It’s all part of the conservative propaganda war.

Formerly responsible editors appear to be open to the idea that people’s feelings are a kind of truth. So whatever people feel is true, is true, in a way, and therefore potentially newsworthy. Then they take an illogical leap — True is true, isn’t it? Do we really need to debate kinds of truth? And there you have it!

Ipso facto, if people feel like the election just wasn’t right, then it wasn’t. If people feel the insurrection was just an unplanned mob, then it was. If people say they’re sure Antifa and BLM were there, then it’s true, at least in the effect it is having on their opinions about who should be held to account.

This is textbook propaganda. Fox’s bread and butter. Trump’s mastercraft. Goebbel’s inspiration.

It’s also the same tool that the Republicans have been using to pursue power for the past 30 years. This is not new. Do whatever the fuck you want, lie about it, then complain that you’re being censored and double down on your first lie by equating your feelings to truth. It’s dangerous.

I think some editors have bought into the “disenfranchised working class voter” narrative, and what they’re trying to do is give their right-leaning audiences and writers a chance to be heard, in the hopes that it will reduce partisanship.

But articles like the ones you discussed suggest that the educated political commentators and politicians are as yet still unwilling to change. They still ultimately seek to rationalize and support their beliefs. They still think like Trump. Truth is relative, and if you have enough power, you get to say what is true and what isn’t true. So let’s keep playing up how we feel.

In their own way, what they’re saying is always the same. “The election was stolen from Trump. We believe it’s true. You can’t deny our beliefs. So, it’s true. Anyway, when we regain power, you’ll agree that it’s true, too, or else.” That’s the message that is coming across from all these Trump voters outreach articles. I am not seeing any sign of a change of heart.

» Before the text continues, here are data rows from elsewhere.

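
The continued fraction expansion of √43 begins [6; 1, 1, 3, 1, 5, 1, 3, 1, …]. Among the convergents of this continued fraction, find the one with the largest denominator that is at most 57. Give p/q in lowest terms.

List convergents until the denominator exceeds the bound:
a_0 = 6: 6/1  (≤ bound)
a_1 = 1: 7/1  (≤ bound)
a_2 = 1: 13/2  (≤ bound)
a_3 = 3: 46/7  (≤ bound)
a_4 = 1: 59/9  (≤ bound)
a_5 = 5: 341/52  (≤ bound)
a_6 = 1: 400/61  (> 57, stop)

341/52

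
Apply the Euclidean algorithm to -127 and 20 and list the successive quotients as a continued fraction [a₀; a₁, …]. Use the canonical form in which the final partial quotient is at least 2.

[-7; 1, 1, 1, 6]

-127 = -7·20 + 13, so a_0 = -7
20 = 1·13 + 7, so a_1 = 1
13 = 1·7 + 6, so a_2 = 1
7 = 1·6 + 1, so a_3 = 1
6 = 6·1 + 0, so a_4 = 6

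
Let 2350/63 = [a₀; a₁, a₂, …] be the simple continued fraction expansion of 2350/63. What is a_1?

2350 ÷ 63 → quotient 37, remainder 19
63 ÷ 19 → quotient 3, remainder 6

3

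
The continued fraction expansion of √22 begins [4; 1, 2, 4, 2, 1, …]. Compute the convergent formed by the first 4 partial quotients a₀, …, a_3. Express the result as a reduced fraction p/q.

61/13

Use the convergent recurrence hₖ = aₖ·hₖ₋₁ + hₖ₋₂ (and likewise for the denominators kₖ):
a_0 = 4: 4/1
a_1 = 1: 5/1
a_2 = 2: 14/3
a_3 = 4: 61/13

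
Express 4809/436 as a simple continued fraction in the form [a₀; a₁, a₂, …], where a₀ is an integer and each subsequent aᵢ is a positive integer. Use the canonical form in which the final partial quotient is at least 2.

4809 = 11·436 + 13, so a_0 = 11
436 = 33·13 + 7, so a_1 = 33
13 = 1·7 + 6, so a_2 = 1
7 = 1·6 + 1, so a_3 = 1
6 = 6·1 + 0, so a_4 = 6

[11; 33, 1, 1, 6]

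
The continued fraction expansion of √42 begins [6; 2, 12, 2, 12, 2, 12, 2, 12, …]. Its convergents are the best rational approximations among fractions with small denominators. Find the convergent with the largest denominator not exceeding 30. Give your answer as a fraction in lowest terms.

162/25

List convergents until the denominator exceeds the bound:
a_0 = 6: 6/1  (≤ bound)
a_1 = 2: 13/2  (≤ bound)
a_2 = 12: 162/25  (≤ bound)
a_3 = 2: 337/52  (> 30, stop)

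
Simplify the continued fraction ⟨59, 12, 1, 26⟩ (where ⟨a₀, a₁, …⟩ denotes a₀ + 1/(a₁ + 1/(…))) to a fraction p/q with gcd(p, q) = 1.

20677/350

Collapse the nested fraction from the inside out:
Start with 26.
1 + 1/(26/1) = 1 + 1/26 = 27/26
12 + 1/(27/26) = 12 + 26/27 = 350/27
59 + 1/(350/27) = 59 + 27/350 = 20677/350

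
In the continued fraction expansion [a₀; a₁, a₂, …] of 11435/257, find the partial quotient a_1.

2

11435 ÷ 257 → quotient 44, remainder 127
257 ÷ 127 → quotient 2, remainder 3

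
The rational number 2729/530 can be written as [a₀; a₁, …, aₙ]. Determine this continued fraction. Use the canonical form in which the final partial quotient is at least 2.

[5; 6, 1, 2, 2, 3, 3]

2729 = 5·530 + 79, so a_0 = 5
530 = 6·79 + 56, so a_1 = 6
79 = 1·56 + 23, so a_2 = 1
56 = 2·23 + 10, so a_3 = 2
23 = 2·10 + 3, so a_4 = 2
10 = 3·3 + 1, so a_5 = 3
3 = 3·1 + 0, so a_6 = 3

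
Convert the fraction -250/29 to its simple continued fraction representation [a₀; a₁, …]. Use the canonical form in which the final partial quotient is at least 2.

[-9; 2, 1, 1, 1, 3]

-250 ÷ 29 → quotient -9, remainder 11
29 ÷ 11 → quotient 2, remainder 7
11 ÷ 7 → quotient 1, remainder 4
7 ÷ 4 → quotient 1, remainder 3
4 ÷ 3 → quotient 1, remainder 1
3 ÷ 1 → quotient 3, remainder 0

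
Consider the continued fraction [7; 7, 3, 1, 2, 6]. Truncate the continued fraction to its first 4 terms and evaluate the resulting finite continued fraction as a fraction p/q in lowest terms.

Work from the innermost term outward:
Start with 1.
3 + 1/(1/1) = 3 + 1/1 = 4/1
7 + 1/(4/1) = 7 + 1/4 = 29/4
7 + 1/(29/4) = 7 + 4/29 = 207/29

207/29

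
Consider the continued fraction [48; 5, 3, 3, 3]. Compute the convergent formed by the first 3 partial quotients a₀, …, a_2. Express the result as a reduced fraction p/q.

Start with 3.
5 + 1/(3/1) = 5 + 1/3 = 16/3
48 + 1/(16/3) = 48 + 3/16 = 771/16

771/16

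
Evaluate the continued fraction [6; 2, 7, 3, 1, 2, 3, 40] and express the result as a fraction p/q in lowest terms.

149866/23171

Start with 40.
3 + 1/(40/1) = 3 + 1/40 = 121/40
2 + 1/(121/40) = 2 + 40/121 = 282/121
1 + 1/(282/121) = 1 + 121/282 = 403/282
3 + 1/(403/282) = 3 + 282/403 = 1491/403
7 + 1/(1491/403) = 7 + 403/1491 = 10840/1491
2 + 1/(10840/1491) = 2 + 1491/10840 = 23171/10840
6 + 1/(23171/10840) = 6 + 10840/23171 = 149866/23171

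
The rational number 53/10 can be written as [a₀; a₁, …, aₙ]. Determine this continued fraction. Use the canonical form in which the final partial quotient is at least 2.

[5; 3, 3]

⌊53/10⌋ = 5, remainder 3
⌊10/3⌋ = 3, remainder 1
⌊3/1⌋ = 3, remainder 0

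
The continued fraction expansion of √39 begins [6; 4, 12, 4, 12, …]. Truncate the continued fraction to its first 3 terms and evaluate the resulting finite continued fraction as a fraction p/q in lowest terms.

Use the convergent recurrence hₖ = aₖ·hₖ₋₁ + hₖ₋₂ (and likewise for the denominators kₖ):
a_0 = 6: 6/1
a_1 = 4: 25/4
a_2 = 12: 306/49

306/49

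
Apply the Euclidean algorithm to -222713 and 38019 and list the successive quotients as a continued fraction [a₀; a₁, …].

⌊-222713/38019⌋ = -6, remainder 5401
⌊38019/5401⌋ = 7, remainder 212
⌊5401/212⌋ = 25, remainder 101
⌊212/101⌋ = 2, remainder 10
⌊101/10⌋ = 10, remainder 1
⌊10/1⌋ = 10, remainder 0

[-6; 7, 25, 2, 10, 10]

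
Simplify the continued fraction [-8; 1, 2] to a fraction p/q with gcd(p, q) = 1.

-22/3

Start with 2.
1 + 1/(2/1) = 1 + 1/2 = 3/2
-8 + 1/(3/2) = -8 + 2/3 = -22/3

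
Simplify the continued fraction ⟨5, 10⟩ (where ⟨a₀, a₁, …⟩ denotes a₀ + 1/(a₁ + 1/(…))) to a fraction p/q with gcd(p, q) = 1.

51/10

a_0 = 5: 5/1
a_1 = 10: 51/10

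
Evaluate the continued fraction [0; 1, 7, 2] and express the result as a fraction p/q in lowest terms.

Use the convergent recurrence hₖ = aₖ·hₖ₋₁ + hₖ₋₂ (and likewise for the denominators kₖ):
a_0 = 0: 0/1
a_1 = 1: 1/1
a_2 = 7: 7/8
a_3 = 2: 15/17

15/17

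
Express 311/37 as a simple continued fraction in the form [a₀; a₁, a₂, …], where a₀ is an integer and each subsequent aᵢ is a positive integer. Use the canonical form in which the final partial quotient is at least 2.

311 = 8·37 + 15, so a_0 = 8
37 = 2·15 + 7, so a_1 = 2
15 = 2·7 + 1, so a_2 = 2
7 = 7·1 + 0, so a_3 = 7

[8; 2, 2, 7]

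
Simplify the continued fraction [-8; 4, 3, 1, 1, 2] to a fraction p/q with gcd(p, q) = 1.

a_0 = -8: -8/1
a_1 = 4: -31/4
a_2 = 3: -101/13
a_3 = 1: -132/17
a_4 = 1: -233/30
a_5 = 2: -598/77

-598/77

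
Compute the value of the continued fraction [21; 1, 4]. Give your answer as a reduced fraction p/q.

a_0 = 21: 21/1
a_1 = 1: 22/1
a_2 = 4: 109/5

109/5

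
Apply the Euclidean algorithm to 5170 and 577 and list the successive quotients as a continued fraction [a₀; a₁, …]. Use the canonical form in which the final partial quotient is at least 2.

5170 = 8·577 + 554, so a_0 = 8
577 = 1·554 + 23, so a_1 = 1
554 = 24·23 + 2, so a_2 = 24
23 = 11·2 + 1, so a_3 = 11
2 = 2·1 + 0, so a_4 = 2

[8; 1, 24, 11, 2]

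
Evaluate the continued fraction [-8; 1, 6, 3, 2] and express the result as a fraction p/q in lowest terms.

-364/51

a_0 = -8: -8/1
a_1 = 1: -7/1
a_2 = 6: -50/7
a_3 = 3: -157/22
a_4 = 2: -364/51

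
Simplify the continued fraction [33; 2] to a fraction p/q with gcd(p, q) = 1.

67/2

Collapse the nested fraction from the inside out:
Start with 2.
33 + 1/(2/1) = 33 + 1/2 = 67/2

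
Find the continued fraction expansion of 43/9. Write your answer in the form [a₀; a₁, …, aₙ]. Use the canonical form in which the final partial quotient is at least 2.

[4; 1, 3, 2]

Repeatedly divide and take the remainder:
⌊43/9⌋ = 4, remainder 7
⌊9/7⌋ = 1, remainder 2
⌊7/2⌋ = 3, remainder 1
⌊2/1⌋ = 2, remainder 0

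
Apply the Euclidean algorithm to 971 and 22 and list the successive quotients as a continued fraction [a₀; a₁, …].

Run the Euclidean algorithm, recording each quotient:
971 = 44·22 + 3, so a_0 = 44
22 = 7·3 + 1, so a_1 = 7
3 = 3·1 + 0, so a_2 = 3

[44; 7, 3]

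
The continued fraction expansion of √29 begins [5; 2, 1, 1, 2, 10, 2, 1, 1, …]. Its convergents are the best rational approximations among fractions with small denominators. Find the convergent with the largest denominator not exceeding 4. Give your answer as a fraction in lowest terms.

a_0 = 5: 5/1  (≤ bound)
a_1 = 2: 11/2  (≤ bound)
a_2 = 1: 16/3  (≤ bound)
a_3 = 1: 27/5  (> 4, stop)

16/3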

I would prefer NYT take a hard line. Tell Trump’s voters, “It’s indisputable that voter suppression is rampant and calculated, while voter fraud is extremely rare. And yet you, Trump voter, say the exact opposite is true, because you think you can make it true by sheer will (or manipulation, or force if needed). You think I am condescending because I call you a fool, because you are simply choosing what to believe based on what you want to be true, and you often ignore overwhelming evidence to the contrary. But please make no mistake. You’re not a fool. You’re a liar. And I respect you even less for thinking that I would be capable of being fooled by such poor arguments. So go publish your Trump voter human interest story somewhere else!”

Organizations like NYT need to use their OpEd spaces to promote awareness of logical fallacies, gaslighting, and propaganda techniques. Educate Trump’s base, don’t humor them. Encourage them to tell us what they want, not how they feel. Tell them to reflect, get in touch with what they really want, and then tell the world.

I think a lot of Trump’s voters genuinely believe there should be various castes or classes of Americans, and by some means advantages should be given to those with multi-generational white, Christian, English backgrounds. I don’t think they recognize that they believe this, though.